The Seattle vote is a follow-on to an earlier unsuccessful vote this year for all of King County, Washington, to fund the local bus system. (Fixed rail transit by Sound Transit is funded through a different system.)
The vote passed in Seattle but failed in the County, so the City of Seattle is putting forward a tax vote to preserve the city's bus service, although it does call for an increase in the car registration fee, and even though such a funding increase has been authorized in the State of Washington for a number of years, not one proposal to increase registration fees for transportation purposes has been passed.
Labels: gasoline excise taxes, provision of public services, sales tax revenues, transit funding
5 Comments:
I'd agree that a huge part of the problem is that a decent system for building out a road system (gas tax) has 50 years later become a way to fund a world class road logistics system -- and a third world private transport system.
Using gas tax money for transit just is compounding the problem. After all the much cited congestion isn't huge deal for 85% of road users -- on average it is maybe 10 minutes a day -- but an enormous problem for trucking.
One of the simplest solutions for a lot of truck congestion is shifting driving to the overnight hours, when automobile traffic is light.
That would suck for truck drivers though.
With overtime, that wouldn't reduce the costs for the logistics industry.
Looking at a specific truck tax for DC would make sense --- the damage they do to the roads is tremendous. hard to enforce, though.
But $1000 for a truck to be operated in DC sounds about right....

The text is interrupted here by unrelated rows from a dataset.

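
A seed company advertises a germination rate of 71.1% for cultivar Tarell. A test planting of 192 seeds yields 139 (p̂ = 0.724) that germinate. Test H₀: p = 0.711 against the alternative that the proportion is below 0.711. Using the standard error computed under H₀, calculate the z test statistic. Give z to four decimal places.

p̂ = 139/192 ≈ 0.723958.
SE = √(p₀(1−p₀)/n) = √(0.20548/192) = 0.032714.
z = (0.723958 − 0.711)/0.032714 = 0.012958/0.032714 = 0.3961.

z = 0.3961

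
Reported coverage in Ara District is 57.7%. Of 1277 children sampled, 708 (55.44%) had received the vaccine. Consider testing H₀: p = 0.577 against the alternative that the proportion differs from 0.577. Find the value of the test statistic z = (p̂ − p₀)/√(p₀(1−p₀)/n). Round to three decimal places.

z = -1.633

p̂ = 708/1277 ≈ 0.554424.
Under H₀, SE = √(0.577·0.423/1277) = √(0.000191128) = 0.013825.
z = (0.554424 − 0.577)/0.013825 = -0.022576/0.013825 = -1.633.
Two-sided p-value ≈ 2·Φ(−1.633) = 0.1025.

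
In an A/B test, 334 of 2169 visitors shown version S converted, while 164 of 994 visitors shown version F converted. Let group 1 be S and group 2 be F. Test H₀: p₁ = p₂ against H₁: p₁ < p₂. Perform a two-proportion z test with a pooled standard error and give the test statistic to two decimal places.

z = -0.79

p̂₁ = 334/2169 ≈ 0.1540, p̂₂ = 164/994 ≈ 0.1650.
Pooled p̂ = (334+164)/(2169+994) = 498/3163 = 0.1574.
SE = √(0.132656 × 0.00146708) = 0.0140.
z = (0.1540 − 0.1650)/0.0140 = -0.0110/0.0140 = -0.79.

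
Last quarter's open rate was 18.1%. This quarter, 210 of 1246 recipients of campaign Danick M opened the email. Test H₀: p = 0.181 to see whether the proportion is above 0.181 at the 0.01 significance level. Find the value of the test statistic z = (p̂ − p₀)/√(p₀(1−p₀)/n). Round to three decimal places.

z = -1.142

p̂ = 210/1246 = 0.16854.
Under H₀, SE = √(0.181·0.819/1246) = √(0.000118972) = 0.01091.
z = (0.16854 − 0.181)/0.01091 = -0.01246/0.01091 = -1.142.
p-value = P(Z > -1.142) ≈ 0.8734, so at α = 0.01 we fail to reject H₀.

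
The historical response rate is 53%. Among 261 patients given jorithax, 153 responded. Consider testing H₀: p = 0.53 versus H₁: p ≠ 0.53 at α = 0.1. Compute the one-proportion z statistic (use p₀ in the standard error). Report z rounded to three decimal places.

z = 1.819

p̂ = 153/261 ≈ 0.586207.
SE = √(p₀(1−p₀)/n) = √(0.2491/261) = 0.030893.
z = (0.586207 − 0.53)/0.030893 = 0.056207/0.030893 = 1.819.
Two-sided p-value ≈ 2·Φ(−1.819) = 0.0689. With α = 0.1, reject H₀.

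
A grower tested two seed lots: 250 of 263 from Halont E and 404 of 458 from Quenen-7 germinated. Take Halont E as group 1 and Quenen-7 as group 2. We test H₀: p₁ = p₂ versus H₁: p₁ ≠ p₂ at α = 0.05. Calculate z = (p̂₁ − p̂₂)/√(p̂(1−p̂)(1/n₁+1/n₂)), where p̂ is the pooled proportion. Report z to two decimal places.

z = 3.05

p̂₁ = 250/263 = 0.95057, p̂₂ = 404/458 = 0.88210.
Pooled p̂ = (250+404)/(263+458) = 654/721 = 0.90707.
SE = √(0.0842912 × 0.00598569) = 0.02246.
z = (0.95057 − 0.88210)/0.02246 = 0.06847/0.02246 = 3.05.
Two-sided p-value ≈ 2·Φ(−3.048) = 0.0023, so at α = 0.05 we reject H₀.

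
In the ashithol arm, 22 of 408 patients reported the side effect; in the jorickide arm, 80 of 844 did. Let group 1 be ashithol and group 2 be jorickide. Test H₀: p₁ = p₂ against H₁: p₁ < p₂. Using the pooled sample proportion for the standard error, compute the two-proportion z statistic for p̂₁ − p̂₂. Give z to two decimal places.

z = -2.48

p̂₁ = 22/408 ≈ 0.0539, p̂₂ = 80/844 ≈ 0.0948.
Pooled p̂ = (22+80)/(408+844) = 102/1252 = 0.0815.
SE = √(0.0748323 × 0.00363581) = 0.0165.
z = (0.0539 − 0.0948)/0.0165 = -0.0409/0.0165 = -2.48.
p-value = P(Z < -2.477) ≈ 0.0066.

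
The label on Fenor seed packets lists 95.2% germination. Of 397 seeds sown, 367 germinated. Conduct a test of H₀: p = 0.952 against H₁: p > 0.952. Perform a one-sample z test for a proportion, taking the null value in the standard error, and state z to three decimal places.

p̂ = 367/397 = 0.92443.
Under H₀, SE = √(0.952·0.048/397) = √(0.000115103) = 0.01073.
z = (0.92443 − 0.952)/0.01073 = -0.02757/0.01073 = -2.569.

z = -2.569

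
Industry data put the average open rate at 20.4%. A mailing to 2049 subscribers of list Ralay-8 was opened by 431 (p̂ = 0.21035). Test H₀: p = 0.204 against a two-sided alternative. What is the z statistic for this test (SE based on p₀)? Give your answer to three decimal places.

z = 0.713

p̂ = 431/2049 = 0.21035.
Standard error under H₀: √(0.204×0.796/2049) = 0.00890.
z = (0.21035 − 0.204)/0.00890 = 0.00635/0.00890 = 0.713.
Two-sided p-value ≈ 2·Φ(−0.713) = 0.4759.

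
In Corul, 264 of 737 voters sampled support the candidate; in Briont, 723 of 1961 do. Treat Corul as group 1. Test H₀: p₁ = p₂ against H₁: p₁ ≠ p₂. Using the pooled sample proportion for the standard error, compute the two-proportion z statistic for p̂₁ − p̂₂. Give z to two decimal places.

z = -0.50

p̂₁ = 264/737 = 0.3582, p̂₂ = 723/1961 = 0.3687.
Pooled p̂ = (264+723)/(737+1961) = 987/2698 = 0.3658.
SE = √(p̂(1−p̂)(1/n₁+1/n₂)) = √(0.3658·0.6342·0.0018668) = √(0.000433092) = 0.0208.
z = (0.3582 − 0.3687)/0.0208 = -0.0105/0.0208 = -0.50.
p-value = 2·P(Z > 0.504) ≈ 0.6145.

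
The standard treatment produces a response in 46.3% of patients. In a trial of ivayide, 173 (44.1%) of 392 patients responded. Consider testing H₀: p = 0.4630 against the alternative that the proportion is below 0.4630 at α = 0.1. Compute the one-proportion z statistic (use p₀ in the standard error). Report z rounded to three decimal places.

p̂ = 173/392 ≈ 0.44133.
Under H₀, SE = √(0.463·0.537/392) = √(0.000634263) = 0.02518.
z = (0.44133 − 0.463)/0.02518 = -0.02167/0.02518 = -0.861.
p-value = P(Z < -0.861) ≈ 0.1947; since p > α = 0.1, fail to reject H₀.

z = -0.861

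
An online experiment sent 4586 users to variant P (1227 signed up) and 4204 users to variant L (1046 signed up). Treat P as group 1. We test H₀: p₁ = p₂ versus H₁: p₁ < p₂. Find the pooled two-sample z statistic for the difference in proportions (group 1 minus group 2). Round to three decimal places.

z = 2.005

p̂₁ = 1227/4586 = 0.267553, p̂₂ = 1046/4204 = 0.248811.
Pooled p̂ = (1227+1046)/(4586+4204) = 2273/8790 = 0.258589.
SE = √(p̂(1−p̂)(1/n₁+1/n₂)) = √(0.258589·0.741411·0.000455924) = √(8.74101e-05) = 0.009349.
z = (0.267553 − 0.248811)/0.009349 = 0.018742/0.009349 = 2.005.
p-value = P(Z < 2.005) ≈ 0.9775.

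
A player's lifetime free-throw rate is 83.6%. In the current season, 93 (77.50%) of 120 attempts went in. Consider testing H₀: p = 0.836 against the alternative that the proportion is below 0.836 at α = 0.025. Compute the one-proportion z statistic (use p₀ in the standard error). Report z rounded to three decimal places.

p̂ = 93/120 ≈ 0.77500.
SE = √(p₀(1−p₀)/n) = √(0.1371/120) = 0.03380.
z = (0.77500 − 0.836)/0.03380 = -0.06100/0.03380 = -1.805.
p-value = P(Z < -1.805) ≈ 0.0356; since p > α = 0.025, fail to reject H₀.

z = -1.805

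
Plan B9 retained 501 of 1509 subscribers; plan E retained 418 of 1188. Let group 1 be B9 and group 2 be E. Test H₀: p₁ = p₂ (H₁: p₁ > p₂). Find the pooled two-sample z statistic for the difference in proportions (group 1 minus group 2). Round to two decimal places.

p̂₁ = 501/1509 = 0.3320, p̂₂ = 418/1188 = 0.3519.
Pooled p̂ = (501+418)/(1509+1188) = 919/2697 = 0.3407.
SE = √(0.224639 × 0.00150444) = 0.0184.
z = (0.3320 − 0.3519)/0.0184 = -0.0199/0.0184 = -1.08.
p-value = P(Z > -1.079) ≈ 0.8598.

z = -1.08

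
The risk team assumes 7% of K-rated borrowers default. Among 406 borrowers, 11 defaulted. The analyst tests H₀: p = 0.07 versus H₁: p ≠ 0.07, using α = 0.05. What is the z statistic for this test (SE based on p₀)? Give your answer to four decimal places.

p̂ = 11/406 ≈ 0.0270936.
Standard error under H₀: √(0.07×0.93/406) = 0.0126627.
z = (0.0270936 − 0.07)/0.0126627 = -0.0429064/0.0126627 = -3.3884.
Two-sided p-value ≈ 2·Φ(−3.388) = 0.0007, so at α = 0.05 we reject H₀.

z = -3.3884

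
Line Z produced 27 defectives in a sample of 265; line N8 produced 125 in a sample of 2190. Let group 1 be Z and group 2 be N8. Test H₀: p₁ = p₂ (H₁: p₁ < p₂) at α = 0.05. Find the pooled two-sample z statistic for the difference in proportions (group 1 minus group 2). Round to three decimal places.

p̂₁ = 27/265 = 0.101887, p̂₂ = 125/2190 = 0.057078.
Pooled p̂ = (27+125)/(265+2190) = 152/2455 = 0.061914.
SE = √(0.0580811 × 0.00423021) = 0.015675.
z = (0.101887 − 0.057078)/0.015675 = 0.044809/0.015675 = 2.859.
p-value = P(Z < 2.859) ≈ 0.9979; since p > α = 0.05, fail to reject H₀.

z = 2.859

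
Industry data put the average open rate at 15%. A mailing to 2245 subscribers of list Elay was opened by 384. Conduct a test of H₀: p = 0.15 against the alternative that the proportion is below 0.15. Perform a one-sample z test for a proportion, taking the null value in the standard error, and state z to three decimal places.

z = 2.793

p̂ = 384/2245 = 0.171047.
Standard error under H₀: √(0.15×0.85/2245) = 0.007536.
z = (0.171047 − 0.15)/0.007536 = 0.021047/0.007536 = 2.793.
p-value = P(Z < 2.793) ≈ 0.9974.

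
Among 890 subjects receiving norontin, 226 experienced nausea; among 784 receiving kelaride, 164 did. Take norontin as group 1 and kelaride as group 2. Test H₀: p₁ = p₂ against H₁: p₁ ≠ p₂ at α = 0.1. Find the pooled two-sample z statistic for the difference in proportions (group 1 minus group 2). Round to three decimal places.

p̂₁ = 226/890 = 0.25393, p̂₂ = 164/784 = 0.20918.
Pooled p̂ = (226+164)/(890+784) = 390/1674 = 0.23297.
SE = √(0.178698 × 0.00239911) = 0.02071.
z = (0.25393 − 0.20918)/0.02071 = 0.04475/0.02071 = 2.161.
Two-sided p-value ≈ 2·Φ(−2.161) = 0.0307; since p < α = 0.1, reject H₀.

z = 2.161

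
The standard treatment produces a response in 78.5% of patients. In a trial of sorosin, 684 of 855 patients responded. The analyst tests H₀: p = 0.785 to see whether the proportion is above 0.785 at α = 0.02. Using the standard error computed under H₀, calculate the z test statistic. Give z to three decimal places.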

There are certain additional taxes, I don't know how they work though. E.g., the concrete trucks have to be licensed to operate in DC.
Tour buses have to pay a fee to enter and operate in the city.
But wrt your point about costs being equal, that's true to a point, but it might be cheaper all told, given the ability to move with very limited congestion.
I imagine they could get additional trips accomplished per shift, which would make the add'l costs worthwhile.